Les États membres devront mettre en vigueur les mesures nécessaires à l’application des dispositions de la décision-cadre relative à ces substances « dans les douze mois suivant l’entrée en vigueur de la restriction de commercialisation permanente », et communiquer immédiatement le texte de ces mesures à la Commission européenne.
Cette directive se fonde sur l’article 83 du traité sur le fonctionnement de l’Union européenne (TFUE) qui habilite le Parlement européen et le Conseil à établir des règles minimales relatives à la définition des infractions pénales et des sanctions liées à la « criminalité particulièrement grave revêtant une dimension transfrontière ». Comme la décision du Conseil de 2005, elle relève donc du domaine de la Justice et des Affaires intérieures (« JAI »).
La proposition de règlement4se fonde sur l’article 114 du TFUE, qui permet d’adopter des mesures relatives au rapprochement des dispositions des États membres qui ont pour objet l’établissement et le fonctionnement du marché intérieur. Elle consacre en effet un principe de libre circulation des nouvelles substances psychoactives sur le marché intérieur, disposant dès son article 3 que « les nouvelles substances psychoactives et les mélanges utilisés à des fins industrielles, ainsi qu’à des fins de recherche et de développement scientifiques, circulent librement dans l’Union ».
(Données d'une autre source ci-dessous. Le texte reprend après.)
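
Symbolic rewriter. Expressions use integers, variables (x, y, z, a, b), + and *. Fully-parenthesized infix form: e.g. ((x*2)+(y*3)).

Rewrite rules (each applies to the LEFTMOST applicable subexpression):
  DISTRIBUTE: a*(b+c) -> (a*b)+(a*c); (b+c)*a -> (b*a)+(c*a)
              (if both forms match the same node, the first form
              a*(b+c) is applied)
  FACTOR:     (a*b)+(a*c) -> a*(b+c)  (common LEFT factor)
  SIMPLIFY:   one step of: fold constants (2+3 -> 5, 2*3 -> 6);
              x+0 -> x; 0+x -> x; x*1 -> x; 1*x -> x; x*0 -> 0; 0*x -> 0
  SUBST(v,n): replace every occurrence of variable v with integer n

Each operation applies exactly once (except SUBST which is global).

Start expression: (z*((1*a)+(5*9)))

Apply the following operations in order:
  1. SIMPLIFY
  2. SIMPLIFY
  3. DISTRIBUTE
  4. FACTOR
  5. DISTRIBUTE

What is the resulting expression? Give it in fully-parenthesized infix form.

Start: (z*((1*a)+(5*9)))
Apply SIMPLIFY at RL (target: (1*a)): (z*((1*a)+(5*9))) -> (z*(a+(5*9)))
Apply SIMPLIFY at RR (target: (5*9)): (z*(a+(5*9))) -> (z*(a+45))
Apply DISTRIBUTE at root (target: (z*(a+45))): (z*(a+45)) -> ((z*a)+(z*45))
Apply FACTOR at root (target: ((z*a)+(z*45))): ((z*a)+(z*45)) -> (z*(a+45))
Apply DISTRIBUTE at root (target: (z*(a+45))): (z*(a+45)) -> ((z*a)+(z*45))

Answer: ((z*a)+(z*45))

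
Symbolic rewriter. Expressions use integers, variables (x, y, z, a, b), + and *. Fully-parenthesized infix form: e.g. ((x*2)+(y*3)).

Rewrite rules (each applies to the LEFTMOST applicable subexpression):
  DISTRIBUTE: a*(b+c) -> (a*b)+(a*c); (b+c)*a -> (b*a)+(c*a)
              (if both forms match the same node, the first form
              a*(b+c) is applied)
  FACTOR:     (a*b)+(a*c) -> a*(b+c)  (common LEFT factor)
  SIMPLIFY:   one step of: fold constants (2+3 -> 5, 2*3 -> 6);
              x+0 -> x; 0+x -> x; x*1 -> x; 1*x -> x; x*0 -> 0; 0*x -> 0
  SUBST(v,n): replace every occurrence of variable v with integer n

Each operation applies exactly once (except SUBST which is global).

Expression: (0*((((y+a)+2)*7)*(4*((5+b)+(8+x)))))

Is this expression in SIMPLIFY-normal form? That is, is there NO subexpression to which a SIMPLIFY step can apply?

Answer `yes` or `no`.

Answer: no

Derivation:
Expression: (0*((((y+a)+2)*7)*(4*((5+b)+(8+x)))))
Scanning for simplifiable subexpressions (pre-order)...
  at root: (0*((((y+a)+2)*7)*(4*((5+b)+(8+x))))) (SIMPLIFIABLE)
  at R: ((((y+a)+2)*7)*(4*((5+b)+(8+x)))) (not simplifiable)
  at RL: (((y+a)+2)*7) (not simplifiable)
  at RLL: ((y+a)+2) (not simplifiable)
  at RLLL: (y+a) (not simplifiable)
  at RR: (4*((5+b)+(8+x))) (not simplifiable)
  at RRR: ((5+b)+(8+x)) (not simplifiable)
  at RRRL: (5+b) (not simplifiable)
  at RRRR: (8+x) (not simplifiable)
Found simplifiable subexpr at path root: (0*((((y+a)+2)*7)*(4*((5+b)+(8+x)))))
One SIMPLIFY step would give: 0
-> NOT in normal form.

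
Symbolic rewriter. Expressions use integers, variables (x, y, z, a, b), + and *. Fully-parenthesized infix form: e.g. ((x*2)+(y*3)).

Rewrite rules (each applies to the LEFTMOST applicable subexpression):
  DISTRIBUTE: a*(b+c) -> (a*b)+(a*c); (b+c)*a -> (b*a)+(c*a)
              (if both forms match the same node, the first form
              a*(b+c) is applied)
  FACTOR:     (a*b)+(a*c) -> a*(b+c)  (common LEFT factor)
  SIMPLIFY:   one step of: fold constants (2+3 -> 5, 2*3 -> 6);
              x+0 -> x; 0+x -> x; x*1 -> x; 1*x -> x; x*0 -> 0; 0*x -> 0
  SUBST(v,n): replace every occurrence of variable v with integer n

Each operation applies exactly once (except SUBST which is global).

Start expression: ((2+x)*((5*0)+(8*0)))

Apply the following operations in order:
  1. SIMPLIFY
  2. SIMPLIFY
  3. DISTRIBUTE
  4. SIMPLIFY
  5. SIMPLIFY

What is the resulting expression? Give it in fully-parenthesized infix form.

Answer: (0+(x*(8*0)))

Derivation:
Start: ((2+x)*((5*0)+(8*0)))
Apply SIMPLIFY at RL (target: (5*0)): ((2+x)*((5*0)+(8*0))) -> ((2+x)*(0+(8*0)))
Apply SIMPLIFY at R (target: (0+(8*0))): ((2+x)*(0+(8*0))) -> ((2+x)*(8*0))
Apply DISTRIBUTE at root (target: ((2+x)*(8*0))): ((2+x)*(8*0)) -> ((2*(8*0))+(x*(8*0)))
Apply SIMPLIFY at LR (target: (8*0)): ((2*(8*0))+(x*(8*0))) -> ((2*0)+(x*(8*0)))
Apply SIMPLIFY at L (target: (2*0)): ((2*0)+(x*(8*0))) -> (0+(x*(8*0)))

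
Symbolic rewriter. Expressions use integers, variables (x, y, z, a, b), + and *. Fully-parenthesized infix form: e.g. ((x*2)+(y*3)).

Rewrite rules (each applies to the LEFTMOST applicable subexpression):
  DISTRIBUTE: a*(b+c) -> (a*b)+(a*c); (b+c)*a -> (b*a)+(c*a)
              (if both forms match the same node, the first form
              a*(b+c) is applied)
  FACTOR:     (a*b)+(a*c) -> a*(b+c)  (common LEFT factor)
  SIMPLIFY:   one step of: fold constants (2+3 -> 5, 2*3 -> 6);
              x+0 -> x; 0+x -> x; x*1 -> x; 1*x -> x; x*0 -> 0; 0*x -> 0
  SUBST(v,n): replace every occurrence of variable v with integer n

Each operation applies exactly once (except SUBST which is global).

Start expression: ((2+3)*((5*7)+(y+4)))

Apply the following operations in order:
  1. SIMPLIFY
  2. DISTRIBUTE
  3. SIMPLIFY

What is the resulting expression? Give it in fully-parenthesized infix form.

Start: ((2+3)*((5*7)+(y+4)))
Apply SIMPLIFY at L (target: (2+3)): ((2+3)*((5*7)+(y+4))) -> (5*((5*7)+(y+4)))
Apply DISTRIBUTE at root (target: (5*((5*7)+(y+4)))): (5*((5*7)+(y+4))) -> ((5*(5*7))+(5*(y+4)))
Apply SIMPLIFY at LR (target: (5*7)): ((5*(5*7))+(5*(y+4))) -> ((5*35)+(5*(y+4)))

Answer: ((5*35)+(5*(y+4)))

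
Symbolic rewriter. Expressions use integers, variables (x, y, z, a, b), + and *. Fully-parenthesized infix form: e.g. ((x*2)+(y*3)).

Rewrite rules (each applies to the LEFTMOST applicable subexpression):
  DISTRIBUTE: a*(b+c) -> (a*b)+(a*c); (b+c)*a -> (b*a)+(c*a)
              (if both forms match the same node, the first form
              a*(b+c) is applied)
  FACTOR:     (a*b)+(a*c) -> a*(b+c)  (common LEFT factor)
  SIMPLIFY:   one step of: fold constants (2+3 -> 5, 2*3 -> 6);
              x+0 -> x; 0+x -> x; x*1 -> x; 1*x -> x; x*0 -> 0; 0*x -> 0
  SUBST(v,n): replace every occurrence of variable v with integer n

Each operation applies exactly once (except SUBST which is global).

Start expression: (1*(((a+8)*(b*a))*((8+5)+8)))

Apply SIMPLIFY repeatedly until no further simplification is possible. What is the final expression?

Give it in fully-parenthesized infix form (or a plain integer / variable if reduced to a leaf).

Start: (1*(((a+8)*(b*a))*((8+5)+8)))
Step 1: at root: (1*(((a+8)*(b*a))*((8+5)+8))) -> (((a+8)*(b*a))*((8+5)+8)); overall: (1*(((a+8)*(b*a))*((8+5)+8))) -> (((a+8)*(b*a))*((8+5)+8))
Step 2: at RL: (8+5) -> 13; overall: (((a+8)*(b*a))*((8+5)+8)) -> (((a+8)*(b*a))*(13+8))
Step 3: at R: (13+8) -> 21; overall: (((a+8)*(b*a))*(13+8)) -> (((a+8)*(b*a))*21)
Fixed point: (((a+8)*(b*a))*21)

Answer: (((a+8)*(b*a))*21)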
Par ailleurs, cette proposition de règlement maintient les bases du système actuel en matière d’échange d’informations et de système d’alerte, avec un mécanisme similaire de rapport conjoint et d’évaluation des risques, mais elle renforce le pouvoir de la Commission européenne, qui est désormais compétente à la place du Conseil pour demander à l’OEDT de réaliser une évaluation.
Innovation importante par rapport au règlement précédent, elle permet à la Commission européenne de mettre en œuvre des mesures temporaires d’interdiction d’une substance soupçonnée de présenter un risque immédiat pour la santé publique suite à des signalements de décès ou de conséquences graves pour la santé, mais également si la prévalence ou les habitudes de consommation de cette substance indiquent l’existence d’un risque majeur. La durée de cette restriction ne peut pas être supérieure à douze mois (article 9).
Aucune restriction ne sera imposée aux substances qui présentent un risque considéré comme faible pour la santé par la Commission européenne (article 11). En cas de risques modérés, les substances feront l’objet d’une restriction d’accès au marché de consommation mais leur échange à des fins commerciales, industrielles et scientifiques sera autorisé (article 12). Enfin, en cas de risques graves pour la santé, les substances psychoactives concernées seront interdites par une décision de la Commission européenne (article 13), tout en restant accessibles pour des utilisations spécifiques (scientifiques, médicales).
Les régimes de sanction mis en œuvre par les États membres devront être efficaces, proportionnés et dissuasifs, et faire l’objet d’une notification à la Commission européenne.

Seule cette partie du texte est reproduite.